Billingslea couldn’t hold a weapon anymore, so he was transferred to Ft. Knox, Kentucky where he was put on staff duty at the recreation room, playing music for the other Soldiers. He met a high school buddy who had been sent to 1st Battalion who was also injured, and they spent their weekends in Louisville.
Billingslea went back home to Detroit in the fall of 1967, found a job and eventually went to college. He was able to play basketball again in the summer leagues, and even played against the Detroit Pistons. His old girlfriend didn’t stick around, but because of their military history, his family was always supportive, and understood what it meant to carry on after combat. Billingslea eventually married and had two girls and two boys.
He visited the Vietnam Memorial in Washington D.C. once and it had an emotional effect on him. “I put off going to see the names of my buddies on that wall,” recalled Billingslea. “When I did finally go it was raining, and the wall looked like it was crying.

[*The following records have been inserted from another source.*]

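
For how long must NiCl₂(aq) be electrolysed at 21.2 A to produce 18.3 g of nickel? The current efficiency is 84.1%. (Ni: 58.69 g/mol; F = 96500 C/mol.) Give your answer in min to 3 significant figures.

n(Ni) = 18.3 / 58.69 = 0.3118 mol
Ni²⁺ + 2e⁻ → Ni, so n(e⁻) = 2 × 0.3118 = 0.6236 mol
Q = 0.6236 × 96500 / 0.841 = 71550 C
t = Q / I = 71550 / 21.2 = 3375 s = 56.3 min

56.3 min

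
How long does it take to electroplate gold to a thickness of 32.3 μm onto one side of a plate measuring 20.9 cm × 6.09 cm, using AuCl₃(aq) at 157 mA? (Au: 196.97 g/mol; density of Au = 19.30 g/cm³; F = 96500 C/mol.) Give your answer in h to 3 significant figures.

Plated area = 20.9 × 6.09 = 127.3 cm²
Volume = 127.3 × 32.3×10⁻⁴ cm = 0.4112 cm³
m(Au) = 0.4112 × 19.30 = 7.936 g
n(Au) = 7.936 / 196.97 = 0.04029 mol; n(e⁻) = 3 × 0.04029 = 0.1209 mol
Q = 0.1209 × 96500 = 11670 C
t = 11670 / 0.157 = 74330 s = 20.6 h

20.6 h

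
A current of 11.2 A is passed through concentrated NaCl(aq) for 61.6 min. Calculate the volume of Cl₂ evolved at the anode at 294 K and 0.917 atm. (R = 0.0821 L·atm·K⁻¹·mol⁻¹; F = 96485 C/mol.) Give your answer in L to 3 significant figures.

5.65 L

Charge passed = 11.2 × 3696 = 41400 C
n(e⁻) = 41400 / 96485 = 0.4291 mol
2Cl⁻ → Cl₂ + 2e⁻, so n(Cl₂) = 0.4291 / 2 = 0.2146 mol
V = nRT/P = 0.2146 × 0.0821 × 294 / 0.917 = 5.649 L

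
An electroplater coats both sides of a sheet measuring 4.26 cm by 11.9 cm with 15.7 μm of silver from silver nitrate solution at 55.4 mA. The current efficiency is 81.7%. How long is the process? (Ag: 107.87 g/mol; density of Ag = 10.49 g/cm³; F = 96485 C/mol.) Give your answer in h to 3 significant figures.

9.17 h

Plated area = 2 × 4.26 × 11.9 = 101.4 cm²
Volume = 101.4 × 15.7×10⁻⁴ cm = 0.1592 cm³
m(Ag) = 0.1592 × 10.49 = 1.670 g
n(Ag) = 1.670 / 107.87 = 0.01548 mol; n(e⁻) = 0.01548 mol
Q = 0.01548 × 96485 / 0.817 = 1828 C
t = 1828 / 0.0554 = 33000 s = 9.17 h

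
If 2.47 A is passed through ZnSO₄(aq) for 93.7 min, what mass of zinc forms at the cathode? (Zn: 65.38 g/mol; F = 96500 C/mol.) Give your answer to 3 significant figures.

Q = It = 2.47 × 5622 = 13890 C
Moles of electrons = 13890 / 96500 = 0.1439 mol
Zn²⁺ + 2e⁻ → Zn, so n(Zn) = 0.1439 / 2 = 0.07195 mol
m = 0.07195 × 65.38 = 4.70 g

4.70 g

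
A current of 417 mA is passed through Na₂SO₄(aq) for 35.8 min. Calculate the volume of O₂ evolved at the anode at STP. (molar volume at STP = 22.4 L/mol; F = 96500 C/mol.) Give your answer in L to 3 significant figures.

Q = It = 0.417 × 2148 = 895.7 C
n(e⁻) = 895.7 / 96500 = 0.009282 mol
2H₂O → O₂ + 4H⁺ + 4e⁻, so n(O₂) = 0.009282 / 4 = 0.002321 mol
V = 0.002321 × 22.4 = 0.05199 L

0.0520 L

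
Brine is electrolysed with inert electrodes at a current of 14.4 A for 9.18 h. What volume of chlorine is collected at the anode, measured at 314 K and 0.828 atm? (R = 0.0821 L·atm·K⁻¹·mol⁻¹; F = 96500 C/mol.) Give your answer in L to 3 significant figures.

76.8 L

Q = It = 14.4 × 33048 = 4.759×10^5 C
n(e⁻) = Q/F = 4.759×10^5/96500 = 4.932 mol
2Cl⁻ → Cl₂ + 2e⁻, so n(Cl₂) = 4.932 / 2 = 2.466 mol
V = nRT/P = 2.466 × 0.0821 × 314 / 0.828 = 76.78 L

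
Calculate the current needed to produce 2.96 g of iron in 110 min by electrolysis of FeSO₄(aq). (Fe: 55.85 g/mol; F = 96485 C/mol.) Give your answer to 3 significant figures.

n(Fe) = 2.96 / 55.85 = 0.05300 mol
Fe²⁺ + 2e⁻ → Fe, so n(e⁻) = 2 × 0.05300 = 0.1060 mol
Q = 0.1060 × 96485 = 10230 C
I = Q / t = 10230 / 6600 s = 1.55 A

1.55 A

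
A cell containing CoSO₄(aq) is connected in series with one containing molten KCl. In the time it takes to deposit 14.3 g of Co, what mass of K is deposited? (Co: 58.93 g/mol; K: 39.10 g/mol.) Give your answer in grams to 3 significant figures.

n(Co) = 14.3 / 58.93 = 0.2427 mol
Co²⁺ + 2e⁻ → Co, so n(e⁻) = 2 × 0.2427 = 0.4854 mol
Same current for the same time ⇒ same n(e⁻) = 0.4854 mol in both cells.
K⁺ + e⁻ → K, so n(K) = 0.4854 mol
m(K) = 0.4854 × 39.10 = 19.0 g

19.0 g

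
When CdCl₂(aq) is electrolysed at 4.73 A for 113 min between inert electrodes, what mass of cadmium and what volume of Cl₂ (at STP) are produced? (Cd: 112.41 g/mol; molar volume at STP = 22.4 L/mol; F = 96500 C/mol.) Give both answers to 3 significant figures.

Q = 4.73 × 6780 = 32070 C; n(e⁻) = 32070 / 96500 = 0.3323 mol
Cathode: Cd²⁺ + 2e⁻ → Cd → n(Cd) = 0.3323/2 = 0.1662 mol → 18.7 g
Anode: 2Cl⁻ → Cl₂ + 2e⁻ → n(Cl₂) = 0.3323/2 = 0.1662 mol → 3.72 L

18.7 g Cd; 3.72 L Cl₂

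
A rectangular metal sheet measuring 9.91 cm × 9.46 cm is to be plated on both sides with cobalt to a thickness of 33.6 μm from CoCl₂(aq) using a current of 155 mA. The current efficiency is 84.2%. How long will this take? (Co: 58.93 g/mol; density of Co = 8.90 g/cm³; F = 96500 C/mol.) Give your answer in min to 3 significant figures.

2350 min

Plated area = 2 × 9.91 × 9.46 = 187.5 cm²
Volume = 187.5 × 33.6×10⁻⁴ cm = 0.6300 cm³
m(Co) = 0.6300 × 8.90 = 5.607 g
n(Co) = 5.607 / 58.93 = 0.09515 mol; n(e⁻) = 2 × 0.09515 = 0.1903 mol
Q = 0.1903 × 96500 / 0.842 = 21810 C
t = 21810 / 0.155 = 1.407×10^5 s = 2350 min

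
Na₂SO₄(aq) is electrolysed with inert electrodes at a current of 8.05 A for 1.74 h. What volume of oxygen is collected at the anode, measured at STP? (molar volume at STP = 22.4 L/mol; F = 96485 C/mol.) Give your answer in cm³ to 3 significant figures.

2930 cm³

Q = It = 8.05 × 6264 = 50430 C
Moles of electrons = 50430 / 96485 = 0.5227 mol
2H₂O → O₂ + 4H⁺ + 4e⁻, so n(O₂) = 0.5227 / 4 = 0.1307 mol
V = 0.1307 × 22.4 = 2.928 L
= 2930 cm³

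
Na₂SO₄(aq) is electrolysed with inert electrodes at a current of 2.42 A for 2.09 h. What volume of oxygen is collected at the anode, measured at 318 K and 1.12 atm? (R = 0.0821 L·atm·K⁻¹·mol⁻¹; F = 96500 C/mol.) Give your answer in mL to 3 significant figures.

1100 mL

Charge passed = 2.42 × 7524 = 18210 C
n(e⁻) = Q/F = 18210/96500 = 0.1887 mol
2H₂O → O₂ + 4H⁺ + 4e⁻, so n(O₂) = 0.1887 / 4 = 0.04718 mol
V = nRT/P = 0.04718 × 0.0821 × 318 / 1.12 = 1.100 L
= 1100 mL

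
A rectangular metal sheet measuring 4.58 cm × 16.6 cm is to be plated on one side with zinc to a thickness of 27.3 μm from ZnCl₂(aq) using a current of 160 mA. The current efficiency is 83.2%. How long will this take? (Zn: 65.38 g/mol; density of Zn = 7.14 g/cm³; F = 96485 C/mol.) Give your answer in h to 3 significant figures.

9.13 h

Plated area = 4.58 × 16.6 = 76.03 cm²
Volume = 76.03 × 27.3×10⁻⁴ cm = 0.2076 cm³
m(Zn) = 0.2076 × 7.14 = 1.482 g
n(Zn) = 1.482 / 65.38 = 0.02267 mol; n(e⁻) = 2 × 0.02267 = 0.04534 mol
Q = 0.04534 × 96485 / 0.832 = 5258 C
t = 5258 / 0.160 = 32860 s = 9.13 h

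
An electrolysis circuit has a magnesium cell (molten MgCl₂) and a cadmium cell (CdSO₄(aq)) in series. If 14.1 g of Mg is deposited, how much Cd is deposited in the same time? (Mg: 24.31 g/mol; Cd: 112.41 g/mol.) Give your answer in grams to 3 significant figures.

65.2 g

n(Mg) = 14.1 / 24.31 = 0.5800 mol
Mg²⁺ + 2e⁻ → Mg, so n(e⁻) = 2 × 0.5800 = 1.160 mol
Same current for the same time ⇒ same n(e⁻) = 1.160 mol in both cells.
Cd²⁺ + 2e⁻ → Cd, so n(Cd) = 1.160 / 2 = 0.5800 mol
m(Cd) = 0.5800 × 112.41 = 65.2 g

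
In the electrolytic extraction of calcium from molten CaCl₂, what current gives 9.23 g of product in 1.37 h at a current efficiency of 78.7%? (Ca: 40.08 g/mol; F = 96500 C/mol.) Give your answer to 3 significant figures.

11.5 A

n(Ca) = 9.23 / 40.08 = 0.2303 mol
Ca²⁺ + 2e⁻ → Ca, so n(e⁻) = 2 × 0.2303 = 0.4606 mol
Q = 0.4606 × 96500 / 0.787 = 56480 C
I = Q / t = 56480 / 4932 s = 11.5 A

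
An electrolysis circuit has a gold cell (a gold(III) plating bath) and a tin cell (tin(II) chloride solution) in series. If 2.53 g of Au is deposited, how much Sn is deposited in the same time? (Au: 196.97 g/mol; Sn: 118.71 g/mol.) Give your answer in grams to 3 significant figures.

n(Au) = 2.53 / 196.97 = 0.01284 mol
Au³⁺ + 3e⁻ → Au, so n(e⁻) = 3 × 0.01284 = 0.03852 mol
Since the cells are in series, n(e⁻) in the Sn cell is also 0.03852 mol.
Sn²⁺ + 2e⁻ → Sn, so n(Sn) = 0.03852 / 2 = 0.01926 mol
m(Sn) = 0.01926 × 118.71 = 2.29 g

2.29 g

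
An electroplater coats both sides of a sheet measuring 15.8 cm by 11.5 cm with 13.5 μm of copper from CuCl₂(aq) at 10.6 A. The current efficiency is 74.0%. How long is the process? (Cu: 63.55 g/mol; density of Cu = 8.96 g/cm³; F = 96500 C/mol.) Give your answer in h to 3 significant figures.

Plated area = 2 × 15.8 × 11.5 = 363.4 cm²
Volume = 363.4 × 13.5×10⁻⁴ cm = 0.4906 cm³
m(Cu) = 0.4906 × 8.96 = 4.396 g
n(Cu) = 4.396 / 63.55 = 0.06917 mol; n(e⁻) = 2 × 0.06917 = 0.1383 mol
Q = 0.1383 × 96500 / 0.740 = 18040 C
t = 18040 / 10.6 = 1702 s = 0.473 h

0.473 h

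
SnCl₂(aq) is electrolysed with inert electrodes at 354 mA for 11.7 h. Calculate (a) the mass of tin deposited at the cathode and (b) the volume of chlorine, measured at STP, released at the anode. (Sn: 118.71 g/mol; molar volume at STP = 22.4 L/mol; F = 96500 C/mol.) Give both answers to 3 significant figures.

9.17 g Sn; 1.73 L Cl₂

Q = 0.354 × 42120 = 14910 C; n(e⁻) = 14910 / 96500 = 0.1545 mol
Cathode: Sn²⁺ + 2e⁻ → Sn → n(Sn) = 0.1545/2 = 0.07725 mol → 9.17 g
Anode: 2Cl⁻ → Cl₂ + 2e⁻ → n(Cl₂) = 0.1545/2 = 0.07725 mol → 1.73 L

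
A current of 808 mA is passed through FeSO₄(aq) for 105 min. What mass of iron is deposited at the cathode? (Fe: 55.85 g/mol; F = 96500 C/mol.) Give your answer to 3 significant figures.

1.47 g

Charge passed = 0.808 × 6300 = 5090 C
n(e⁻) = 5090 / 96500 = 0.05275 mol
Fe²⁺ + 2e⁻ → Fe, so n(Fe) = 0.05275 / 2 = 0.02638 mol
m = 0.02638 × 55.85 = 1.47 g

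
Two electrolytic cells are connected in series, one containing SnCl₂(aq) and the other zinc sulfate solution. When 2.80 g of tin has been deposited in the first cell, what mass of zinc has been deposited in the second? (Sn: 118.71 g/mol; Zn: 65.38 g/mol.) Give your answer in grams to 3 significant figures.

n(Sn) = 2.80 / 118.71 = 0.02359 mol
Sn²⁺ + 2e⁻ → Sn, so n(e⁻) = 2 × 0.02359 = 0.04718 mol
Since the cells are in series, n(e⁻) in the Zn cell is also 0.04718 mol.
Zn²⁺ + 2e⁻ → Zn, so n(Zn) = 0.04718 / 2 = 0.02359 mol
m(Zn) = 0.02359 × 65.38 = 1.54 g

1.54 g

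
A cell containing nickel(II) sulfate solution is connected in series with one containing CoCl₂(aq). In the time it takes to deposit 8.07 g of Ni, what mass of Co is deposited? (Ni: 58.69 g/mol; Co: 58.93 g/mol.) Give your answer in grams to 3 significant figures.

8.10 g

n(Ni) = 8.07 / 58.69 = 0.1375 mol
Ni²⁺ + 2e⁻ → Ni, so n(e⁻) = 2 × 0.1375 = 0.2750 mol
Same current for the same time ⇒ same n(e⁻) = 0.2750 mol in both cells.
Co²⁺ + 2e⁻ → Co, so n(Co) = 0.2750 / 2 = 0.1375 mol
m(Co) = 0.1375 × 58.93 = 8.10 g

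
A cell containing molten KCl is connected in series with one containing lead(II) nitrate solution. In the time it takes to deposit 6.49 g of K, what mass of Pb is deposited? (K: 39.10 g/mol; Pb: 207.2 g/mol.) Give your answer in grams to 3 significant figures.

n(K) = 6.49 / 39.10 = 0.1660 mol
K⁺ + e⁻ → K, so n(e⁻) = 0.1660 mol
Since the cells are in series, n(e⁻) in the Pb cell is also 0.1660 mol.
Pb²⁺ + 2e⁻ → Pb, so n(Pb) = 0.1660 / 2 = 0.08300 mol
m(Pb) = 0.08300 × 207.2 = 17.2 g

17.2 g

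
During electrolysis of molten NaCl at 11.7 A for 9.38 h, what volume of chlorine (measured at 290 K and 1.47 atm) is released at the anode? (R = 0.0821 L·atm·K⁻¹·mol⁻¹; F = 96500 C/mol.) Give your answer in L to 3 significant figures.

Charge passed = 11.7 × 33768 = 3.951×10^5 C
Moles of electrons = 3.951×10^5 / 96500 = 4.094 mol
2Cl⁻ → Cl₂ + 2e⁻, so n(Cl₂) = 4.094 / 2 = 2.047 mol
V = nRT/P = 2.047 × 0.0821 × 290 / 1.47 = 33.15 L

33.2 L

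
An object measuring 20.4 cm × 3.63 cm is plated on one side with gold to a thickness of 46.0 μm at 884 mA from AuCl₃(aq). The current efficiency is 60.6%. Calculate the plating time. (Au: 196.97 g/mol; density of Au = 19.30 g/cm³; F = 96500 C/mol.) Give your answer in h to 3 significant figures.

Plated area = 20.4 × 3.63 = 74.05 cm²
Volume = 74.05 × 46.0×10⁻⁴ cm = 0.3406 cm³
m(Au) = 0.3406 × 19.30 = 6.574 g
n(Au) = 6.574 / 196.97 = 0.03338 mol; n(e⁻) = 3 × 0.03338 = 0.1001 mol
Q = 0.1001 × 96500 / 0.606 = 15940 C
t = 15940 / 0.884 = 18030 s = 5.01 h

5.01 h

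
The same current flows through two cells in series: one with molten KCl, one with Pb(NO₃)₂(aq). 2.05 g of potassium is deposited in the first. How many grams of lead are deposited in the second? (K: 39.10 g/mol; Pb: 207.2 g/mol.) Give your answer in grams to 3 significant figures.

5.43 g

n(K) = 2.05 / 39.10 = 0.05243 mol
K⁺ + e⁻ → K, so n(e⁻) = 0.05243 mol
The cells are in series, so the same charge (and hence the same n(e⁻) = 0.05243 mol) passes through both.
Pb²⁺ + 2e⁻ → Pb, so n(Pb) = 0.05243 / 2 = 0.02622 mol
m(Pb) = 0.02622 × 207.2 = 5.43 g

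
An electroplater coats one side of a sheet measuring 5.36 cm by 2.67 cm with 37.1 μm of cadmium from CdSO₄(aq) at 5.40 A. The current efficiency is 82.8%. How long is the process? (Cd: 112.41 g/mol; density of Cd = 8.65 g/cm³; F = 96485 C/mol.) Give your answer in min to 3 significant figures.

Plated area = 5.36 × 2.67 = 14.31 cm²
Volume = 14.31 × 37.1×10⁻⁴ cm = 0.05309 cm³
m(Cd) = 0.05309 × 8.65 = 0.4592 g
n(Cd) = 0.4592 / 112.41 = 0.004085 mol; n(e⁻) = 2 × 0.004085 = 0.008170 mol
Q = 0.008170 × 96485 / 0.828 = 952.0 C
t = 952.0 / 5.40 = 176.3 s = 2.94 min

2.94 min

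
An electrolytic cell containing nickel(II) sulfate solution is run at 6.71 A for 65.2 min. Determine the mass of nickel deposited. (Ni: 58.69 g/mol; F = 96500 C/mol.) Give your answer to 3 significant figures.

Q = It = 6.71 × 3912 = 26250 C
Moles of electrons = 26250 / 96500 = 0.2720 mol
Ni²⁺ + 2e⁻ → Ni, so n(Ni) = 0.2720 / 2 = 0.1360 mol
m = 0.1360 × 58.69 = 7.98 g

7.98 g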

Seeing each name on that wall brought me back to a moment I spent with each one. Memories of guys I hadn’t even thought of were pouring out of the wall.”
Billingslea retired from BASF in 2002 and volunteers for Vet-2-Vet and the West Michigan Veterans Assistance Program. He spends lots of time with his nine grandchildren and three great-grandchildren, coaching them in basketball. He still attends reunions with the 18 surviving members of Company A and says that staying busy is crucial. “No matter what you go through in life, you’ve got to hang in there, find some comrades and talk with them, face-to-face or on the phone. You may want to put your military service behind you, but you need to get out every day and do something, or those memories will catch back up to you.”
We owe a great deal of gratitude to our Veterans, and as we celebrate National Vietnam War Veterans Day, we’d like to tell Billingslea and our other Vietnam Veterans “Welcome Home.”